Mayor of Marlboro, New Jersey
- In office January 1992 – December 2003
- Preceded by: Saul Hornik
- Succeeded by: Robert Kleinberg

Personal details
- Born: May 21, 1944 (age 81) Staten Island, New York, U.S.
- Party: Republican
- Spouse(s): Barbara (1978-2002) Michelle (2002-2005)

Military service
- Allegiance: United States
- Branch/service: United States Army
- Battles/wars: Vietnam War

= Matthew Scannapieco =

Matthew V. Scannapieco (born May 21, 1944) is an American politician who served as Mayor of Marlboro, New Jersey from 1992 to 2003. During the course of his career in public service, Scannapieco, a Republican, also served on the Township Council, the Planning Board and the Zoning Board of Adjustment. During his tenure as mayor, he sat on the planning board and appointed all but one of the other members.
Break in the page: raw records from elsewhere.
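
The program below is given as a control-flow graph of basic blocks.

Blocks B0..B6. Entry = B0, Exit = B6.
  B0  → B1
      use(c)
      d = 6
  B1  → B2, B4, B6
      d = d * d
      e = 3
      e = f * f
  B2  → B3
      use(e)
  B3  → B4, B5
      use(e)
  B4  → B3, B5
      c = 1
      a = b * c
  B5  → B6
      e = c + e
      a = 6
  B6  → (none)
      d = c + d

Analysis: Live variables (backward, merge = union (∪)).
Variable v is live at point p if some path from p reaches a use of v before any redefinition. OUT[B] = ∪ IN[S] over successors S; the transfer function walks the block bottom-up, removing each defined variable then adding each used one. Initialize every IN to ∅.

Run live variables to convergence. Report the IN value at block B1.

Answer: {b, c, d, f}

Working:
Converged values:
  B0:  IN={b, c, f}  OUT={b, c, d, f}
  B1:  IN={b, c, d, f}  OUT={b, c, d, e}
  B2:  IN={b, c, d, e}  OUT={b, c, d, e}
  B3:  IN={b, c, d, e}  OUT={b, c, d, e}
  B4:  IN={b, d, e}  OUT={b, c, d, e}
  B5:  IN={c, d, e}  OUT={c, d}
  B6:  IN={c, d}  OUT={}

Merge at B1: OUT[B1] = IN[B2] ⊔ IN[B4] ⊔ IN[B6] = {b, c, d, e}
Applying B1's transfer function to that OUT value gives IN[B1] (row B1 above).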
During this time, Marlboro township experienced a 40 percent increase in housing units in Marlboro, or nearly 3,500 new units. In 2005, in the case of United States of America v. Matthew V. Scannapieco, he was charged with illegally accepting cash payments to influence planning processes and tax evasion.

==Legal problems==
Scannapieco pleaded guilty to accepting $245,000 in bribes from several land developers.

The former mayor also pleaded guilty to tax evasion, specifically for failing to pay federal taxes on the money he accepted from several land developers involved with W.B. Associates.

In August 2015, he pleaded guilty to child sexual abuse. At the age of 71, he was sentenced to 25 years in custody.